Quelqu'un pourrait-il me dire les réglages à effectuer pour obtenir un fichier optimum donc une bonne qualité et pas trop lourd non plus. _Je doute bien que le fichier est plus lourd au final._

Merci 

Adrian


----------



## kunarks (2 Novembre 2010)

Si tu as la solution je prends aussi, ça fait 10 jours que je fais des tentatives avec tous les logiciels du marché, dont handbrake, pas encore réussi une seule fois à avoir un mp4 valide ou de bonne qualité. J'ai installé Atv flash pour lire les mkv, je déconseille car ok les fichiers sont lus, mais par contre même en 720p ça lag atrocement, pas moyen de voir 10 secondes sans un lag ou une mise en cache. Par contre atv flash est parfait pour les divx et .iso ! Mais bon, on est à l'air de la HD et j'aurais aimé aussi pouvoir lire mes 720p sur ma jolie atv....


----------



## fanougym (2 Novembre 2010)

Salut, 

perso, j'utilise ce soft.
Certe payant, mais avec un résultat excellent.

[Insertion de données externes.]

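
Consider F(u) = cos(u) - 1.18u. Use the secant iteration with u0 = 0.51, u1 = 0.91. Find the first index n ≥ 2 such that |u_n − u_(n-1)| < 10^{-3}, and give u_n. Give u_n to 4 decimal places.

F(0.51) = 0.270945, F(0.91) = -0.460054
u2 = 0.910000 − (-0.460054)·(0.400000)/(-0.730999) = 0.658260;  |Δ| = 0.251740
F(0.658260) = 0.014311
u3 = 0.658260 − 0.014311·(-0.251740)/(0.474365) = 0.665855;  |Δ| = 0.007595
F(0.665855) = 0.000681
u4 = 0.665855 − 0.000681·(0.007595)/(-0.013631) = 0.666234;  |Δ| = 0.000379
|u4 − u3| = 0.000379 < 10^{-3}

n = 4, u_n = 0.6662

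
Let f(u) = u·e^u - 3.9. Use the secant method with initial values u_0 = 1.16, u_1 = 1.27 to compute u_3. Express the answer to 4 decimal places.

1.1883

f(1.16) = -0.199677, f(1.27) = 0.622283
u_2 = 1.270000 − 0.622283·(1.270000 − 1.160000) / (0.622283 − (-0.199677)) = 1.270000 − (0.068451)/(0.821960) = 1.186722
f(1.186722) = -0.011914
u_3 = 1.186722 − (-0.011914)·(1.186722 − 1.270000) / (-0.011914 − 0.622283) = 1.186722 − (0.000992)/(-0.634196) = 1.188287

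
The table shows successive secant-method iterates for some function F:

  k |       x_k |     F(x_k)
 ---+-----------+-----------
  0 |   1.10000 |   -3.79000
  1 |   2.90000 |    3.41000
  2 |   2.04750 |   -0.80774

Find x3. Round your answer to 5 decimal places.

2.21076

x3 = 2.04750 − (-0.80774)·(2.04750 − 2.90000) / (-0.80774 − 3.41000)
   = 2.04750 − (0.6885984)/(-4.2177400) = 2.2107624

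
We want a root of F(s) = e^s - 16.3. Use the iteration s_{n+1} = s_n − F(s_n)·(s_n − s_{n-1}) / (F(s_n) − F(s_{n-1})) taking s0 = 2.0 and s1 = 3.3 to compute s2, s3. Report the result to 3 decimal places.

F(2.0) = -8.91094, F(3.3) = 10.81264
s2 = 3.30000 − 10.81264·(3.30000 − 2.00000) / (10.81264 − (-8.91094)) = 3.30000 − (14.05643)/(19.72358) = 2.58733
F(2.58733) = -3.00579
s3 = 2.58733 − (-3.00579)·(2.58733 − 3.30000) / (-3.00579 − 10.81264) = 2.58733 − (2.14214)/(-13.81843) = 2.74235

2.587, 2.742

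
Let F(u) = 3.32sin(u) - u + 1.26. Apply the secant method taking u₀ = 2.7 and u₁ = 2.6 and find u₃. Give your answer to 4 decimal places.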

Avec les valeurs suivantes, j'obtiens un film de très bonne qualité, avec un poids sensiblement équivalent au fichier original.


----------



## ubusky (2 Novembre 2010)

kunarks a dit:


> Si tu as la solution je prends aussi, ça fait 10 jours que je fais des tentatives avec tous les logiciels du marché, dont handbrake, pas encore réussi une seule fois à avoir un mp4 valide ou de bonne qualité. J'ai installé Atv flash pour lire les mkv, je déconseille car ok les fichiers sont lus, mais par contre même en 720p ça lag atrocement, pas moyen de voir 10 secondes sans un lag ou une mise en cache. Par contre atv flash est parfait pour les divx et .iso ! Mais bon, on est à l'air de la HD et j'aurais aimé aussi pouvoir lire mes 720p sur ma jolie atv....



yop,

là tu parles de l'Atv 1... dans ce cas, il faut changer la carte graphique...


----------



## kunarks (2 Novembre 2010)

ubusky a dit:


> yop,
> 
> là tu parles de l'Atv 1... dans ce cas, il faut changer la carte graphique...

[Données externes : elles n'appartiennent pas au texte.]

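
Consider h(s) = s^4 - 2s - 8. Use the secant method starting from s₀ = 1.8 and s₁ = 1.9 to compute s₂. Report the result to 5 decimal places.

h(1.8) = -1.1024000, h(1.9) = 1.2321000
s₂ = 1.9000000 − 1.2321000·(1.9000000 − 1.8000000) / (1.2321000 − (-1.1024000)) = 1.9000000 − (0.1232100)/(2.3345000) = 1.8472221

1.84722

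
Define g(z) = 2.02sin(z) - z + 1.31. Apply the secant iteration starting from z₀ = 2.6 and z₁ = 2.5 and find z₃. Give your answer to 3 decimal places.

g(2.6) = -0.24869, g(2.5) = 0.01891
z₂ = 2.50000 − 0.01891·(2.50000 − 2.60000) / (0.01891 − (-0.24869)) = 2.50000 − (-0.00189)/(0.26760) = 2.50707
g(2.50707) = 0.00038
z₃ = 2.50707 − 0.00038·(2.50707 − 2.50000) / (0.00038 − 0.01891) = 2.50707 − (0.00000)/(-0.01854) = 2.50721

2.507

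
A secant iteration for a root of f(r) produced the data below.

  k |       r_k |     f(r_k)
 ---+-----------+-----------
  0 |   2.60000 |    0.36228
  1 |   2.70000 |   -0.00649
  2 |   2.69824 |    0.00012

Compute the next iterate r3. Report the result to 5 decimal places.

2.69827

r3 = 2.69824 − 0.00012·(2.69824 − 2.70000) / (0.00012 − (-0.00649))
   = 2.69824 − (-0.0000002)/(0.0066100) = 2.6982720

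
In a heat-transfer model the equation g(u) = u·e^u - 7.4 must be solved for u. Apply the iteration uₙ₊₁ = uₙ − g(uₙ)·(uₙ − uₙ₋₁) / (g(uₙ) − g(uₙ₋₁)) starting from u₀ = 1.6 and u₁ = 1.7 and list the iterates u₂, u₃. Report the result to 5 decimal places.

g(1.6) = 0.5248519, g(1.7) = 1.9057106
u₂ = 1.7000000 − 1.9057106·(1.7000000 − 1.6000000) / (1.9057106 − 0.5248519) = 1.7000000 − (0.1905711)/(1.3808587) = 1.5619909
g(1.5619909) = 0.0480491
u₃ = 1.5619909 − 0.0480491·(1.5619909 − 1.7000000) / (0.0480491 − 1.9057106) = 1.5619909 − (-0.0066312)/(-1.8576614) = 1.5584212

1.56199, 1.55842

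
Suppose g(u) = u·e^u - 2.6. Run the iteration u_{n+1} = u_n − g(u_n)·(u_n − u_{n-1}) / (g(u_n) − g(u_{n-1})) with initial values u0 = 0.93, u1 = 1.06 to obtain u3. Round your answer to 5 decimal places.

g(0.93) = -0.2429065, g(1.06) = 0.4595532
u2 = 1.0600000 − 0.4595532·(1.0600000 − 0.9300000) / (0.4595532 − (-0.2429065)) = 1.0600000 − (0.0597419)/(0.7024597) = 0.9749532
g(0.9749532) = -0.0153568
u3 = 0.9749532 − (-0.0153568)·(0.9749532 − 1.0600000) / (-0.0153568 − 0.4595532) = 0.9749532 − (0.0013060)/(-0.4749100) = 0.9777033

0.97770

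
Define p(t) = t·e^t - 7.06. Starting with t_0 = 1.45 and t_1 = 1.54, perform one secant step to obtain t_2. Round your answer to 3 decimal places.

1.529

p(1.45) = -0.87848, p(1.54) = 0.12347
t_2 = 1.54000 − 0.12347·(1.54000 − 1.45000) / (0.12347 − (-0.87848)) = 1.54000 − (0.01111)/(1.00195) = 1.52891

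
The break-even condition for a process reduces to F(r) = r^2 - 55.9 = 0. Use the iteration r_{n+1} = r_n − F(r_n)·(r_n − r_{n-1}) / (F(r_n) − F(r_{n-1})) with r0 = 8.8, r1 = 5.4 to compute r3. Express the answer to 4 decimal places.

7.5083

F(8.8) = 21.540000, F(5.4) = -26.740000
r2 = 5.400000 − (-26.740000)·(5.400000 − 8.800000) / (-26.740000 − 21.540000) = 5.400000 − (90.916000)/(-48.280000) = 7.283099
F(7.283099) = -2.856475
r3 = 7.283099 − (-2.856475)·(7.283099 − 5.400000) / (-2.856475 − (-26.740000)) = 7.283099 − (-5.379024)/(23.883525) = 7.508318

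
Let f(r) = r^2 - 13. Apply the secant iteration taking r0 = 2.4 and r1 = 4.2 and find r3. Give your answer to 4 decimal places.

3.5972

f(2.4) = -7.240000, f(4.2) = 4.640000
r2 = 4.200000 − 4.640000·(4.200000 − 2.400000) / (4.640000 − (-7.240000)) = 4.200000 − (8.352000)/(11.880000) = 3.496970
f(3.496970) = -0.771203
r3 = 3.496970 − (-0.771203)·(3.496970 − 4.200000) / (-0.771203 − 4.640000) = 3.496970 − (0.542179)/(-5.411203) = 3.597165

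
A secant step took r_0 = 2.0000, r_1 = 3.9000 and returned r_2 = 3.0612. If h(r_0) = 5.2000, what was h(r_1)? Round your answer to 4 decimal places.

-4.1102

The secant line through (2.0000, 5.2000) and (3.9000, h(r_1)) crosses zero at r_2 = 3.0612.
So (2.0000, 5.2000), (3.9000, h(r_1)), (3.0612, 0) are collinear:
h(r_1) = 5.2000 · (3.9000 − 3.0612) / (2.0000 − 3.0612) = 5.2000 · (0.838800)/(-1.061200) = -4.110215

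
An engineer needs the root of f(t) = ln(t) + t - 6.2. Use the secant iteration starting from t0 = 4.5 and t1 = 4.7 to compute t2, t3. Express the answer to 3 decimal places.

4.661, 4.661

f(4.5) = -0.19592, f(4.7) = 0.04756
t2 = 4.70000 − 0.04756·(4.70000 − 4.50000) / (0.04756 − (-0.19592)) = 4.70000 − (0.00951)/(0.24349) = 4.66093
f(4.66093) = 0.00015
t3 = 4.66093 − 0.00015·(4.66093 − 4.70000) / (0.00015 − 0.04756) = 4.66093 − (-0.00001)/(-0.04742) = 4.66081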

tu parles de la carte crystal HD ? C'est vraiment efficace ? Si oui je commande ! 

J'attends des retours sur son efficacité !



@ Fanou, oui mais là tu sors du 2.0... dur dur pour un home cinema^^


----------



## fanougym (2 Novembre 2010)

kunarks a dit:


> @ Fanou, oui mais là tu sors du 2.0... dur dur pour un home cinema^^



Je n'ai pas de système 5.1 ...
Mais si c'était le cas, je partirais plutôt sur ces réglages...


----------



## ubusky (2 Novembre 2010)

kunarks a dit:


> tu parles de la carte crystal HD ? C'est vraiment efficace ? Si oui je commande !
> 
> J'attends des retours sur son efficacité !



oui, le nom m'avait échappé... j'ai pas d'avis perso, j'ai pas une monstre télé... mais il me semble que si tu fais une recherche sur le forum ou sur l'ami google, tu vas trouvé des avis assez bons me semble-t-il...


----------



## Nico206 (5 Novembre 2010)

fanougym a dit:


> Je n'ai pas de système 5.1 ...
> Mais si c'était le cas, je partirais plutôt sur ces réglages...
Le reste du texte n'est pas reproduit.